Les cancers ont une odeur !
Oui ! Ca peut paraître étrange, mais les cancers ont une odeur caractéristique. Cette dernière est liée à l'émission de composés volatils, produits par une dégradation spécifique des tissus en présence d'un cancer. Cette odeur peut être identifiée par des chiens renifleurs ayant subi un entraînement particulier.
Plusieurs expériences de chiens renifleurs ont permis d'identifier les personnes atteintes de cancer au niveau de la vessie, de la prostate, du poumon, de la thyroïde ou du sein. L'idée n'est pas nouvelle et la première publication qui en parle date de 1989. Des dermatologues ont relaté l'histoire d'une femme dont le chien avait flairé une lésion cutanée qui était en fait un mélanome [1].
Chiens renifleurs pour le dépistage du cancer
En 2004 et pour la première fois, une étude scientifique sur le dépistage des cancers de la vessie avait certifié que l'identification du cancer par le flair canin est une réalité [2]. En 2010, en utilisant les urines, une équipe de l'hôpital Tenon à Paris, a rapporté une sensibilité et une spécificité de 91 % pour l'identification du cancer de la prostate par un chien de l'armée française [3]. Récemment, en 2015, une autre étude sur les cancers de la thyroïde, plus difficile à dépister et à diagnostiquer que les cancers urologiques ou bronchiques, avait efficacement pu les identifier à partir d'un échantillon d'urine et à l'aide d'un chien spécialement entrainé [4].
Les animaux sont d’abord dressés directement à la tumeur. Dans une seconde étape, ils ont appris à renifler de simples compresses, placées par exemple toute une nuit sur des patientes atteintes par le cancer du sein. Le test a consisté à présenter aux animaux des compresses portées par des patientes. Au premier passage, le taux de détection était de 90 %, et au second passage, de 100 %. C'est absolument formidable de pouvoir dépister par exemple le cancer de la vessie ou de la prostate juste à partir des urines et à l'aide d'un chien dressé !
Il ne s'agit pas ici de remplacer une mammographie, une échographie ou une biopsie, mais d'utiliser ce concept dans les régions défavorisées, démunies de véritables structures de soins. La campagne de dépistage est réalisée uniquement avec une brigade canine ! L'autre avantage de taille, est l'identification des matières odorantes et volatiles, caractéristiques des cellules cancéreuses. Les biomarqueurs identifiés serviront à développer des appareils électroniques adéquats comme outil de diagnostic et de dépistage.
Les nez électroniques
Des chercheurs américains de l'IUPUI (Integrated Nanosystems development Institute, Indiana-Purdue University Indianapolis) ont conçu un appareil électronique expérimental capable de détecter le cancer de la prostate à l’odeur. Ce nez artificiel tente de réaliser ce que font les chiens renifleurs. Biens sûr, c'est plus couteux et souvent moins précis. Mais l'objectif est de mettre au point un test urinaire non-invasif qui vise à diminuer le nombre de biopsies inutiles, engendrant des complications pour des personnes saines. Les résultats obtenus sont prometteurs dans le cas du cancer de prostate. En avril 2017, leurs résultats ont été présentés au congrès annuel de l’American Chemical Society (ACS) à San Francisco (Etats-Unis) [5]. Les chercheurs ont pu identifier la molécule olfactive trahissant la présence du cancer de la prostate. Ils ont obtenu 86 % de sensibilité et 92 % de spécificité pour leur test.

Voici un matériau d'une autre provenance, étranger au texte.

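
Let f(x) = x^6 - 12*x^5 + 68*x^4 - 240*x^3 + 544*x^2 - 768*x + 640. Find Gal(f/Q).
(S_3 x S_3) : C_2, the group 6T13 of order 72

The polynomial f is an irreducible sextic over Q, so G = Gal(f/Q) is one of the 16 transitive subgroups 6T1, ..., 6T16 of S_6. The discriminant of f is -201485505789952, which is not a perfect square, so G is not contained in A_6. The transitive groups of degree 6 not contained in A_6 are: C_6 (6T1, order 6), S_3 (6T2, order 6), D_6 (6T3, order 12), C_3 x S_3 (6T5, order 18), A_4 x C_2 (6T6, order 24), S_4 (6T8, order 24), S_3 x S_3 (6T9, order 36), S_4 x C_2 (6T11, order 48), (S_3 x S_3) : C_2 (6T13, order 72), PGL(2,5) (6T14, order 120), S_6 (6T16, order 720). By Dedekind's theorem, for a prime p not dividing disc(f) the degrees of the irreducible factors of f mod p form the cycle type of an element of G. Factoring f modulo the 29 such primes p <= 113 (skipping 2, which divides the discriminant), each new pattern first appears at: mod 3: f = (x^6 + 2x^4 + x^2 + 1), pattern 6; mod 5: f = (x)(x^2 + 4x + 1)(x^3 + 4x^2 + x + 2), pattern 3+2+1; mod 7: f = (x^2 + 5x + 3)(x^4 + 4x^3 + 3x^2 + 6x + 1), pattern 4+2; mod 17: f = (x^3 + 11x^2 + 16x + 8)(x^3 + 11x^2 + 16x + 12), pattern 3+3; mod 19: f = (x^2 + 2x + 2)(x^2 + 10x + 15)(x^2 + 14x + 15), pattern 2+2+2; mod 37: f = (x + 4)(x + 30)(x^2 + x + 23)(x^2 + 27x + 19), pattern 2+2+1+1; mod 41: f = (x + 5)(x + 35)(x + 36)(x^3 + 35x^2 + 16x + 7), pattern 3+1+1+1; mod 113: f = (x + 65)(x + 66)(x + 69)(x + 89)(x^2 + 38x + 106), pattern 2+1+1+1+1. No other pattern occurs in this range, so the set of observed cycle types is {6, 3+2+1, 4+2, 3+3, 2+2+2, 2+2+1+1, 3+1+1+1, 2+1+1+1+1}. The candidates containing elements of all these cycle types are (S_3 x S_3) : C_2 (6T13) of order 72, S_6 (6T16) of order 720; the others are excluded. The observed types are precisely the cycle types that occur in (S_3 x S_3) : C_2 (6T13) (apart from the identity). Each of the other remaining candidates has further cycle types, and by the Chebotarev density theorem the matching factorization patterns would occur for a proportion of primes equal to their share of the group: S_6 (6T16) additionally contains elements of type 5+1, 4+1+1 (234 of its 720 elements, about 32% of primes). None of the 29 primes tested shows any such pattern (for each of these groups the chance of that is below 10^-4), which rules them out. Hence G = (S_3 x S_3) : C_2 (6T13), of order 72.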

À plus long terme, de simples bandelettes urinaires pourraient être mises au point pour le dépistage des cancers prostatique de manière non-invasive et diminuer le nombre de biopsies prostatiques inutiles. À noter que 60 % de personnes saines subissent inutilement une biopsie prostatique juste pour des taux élevés de l'Antigène Prostatique Spécifique, ou PSA (Prostate Specific Antigen en anglais)
Voici la vidéo de la conférence de presse à San Francisco, CA, en avril 2017 (in english).
Références
1- William H and Pembroke A., Snifer dogs in the melanoma clinic ? Volume 333, No. 8640, p734, 1 April 1989
2- Willis CM et al., Olfactory detection of human bladder cancer by dogs: proof of principle study, BMJ 2004, Vol 329, pp 712-717.
3- Cornu JN et al., Olfactory detection of prostate cancer by dogs sniffing urine: a step forward in early diagnosis, European urology, 2011, vol 59, issue 2, pp 197-201.
4- Hinson A, Ferrrando A, Dodenner D, Scent-trained canine prospectively detects thyroid cancer in human urine samples, présenté au congrès de l'Endocrine Society (ENDO 2015).
5- Siegel A. et al., Investigation of biomarkers to screen for prostate cancer in urine using gas chromatography/mass spectrometry, National Meeting and Exposition of the American Chemical Society, San Francisco 3/4/2017.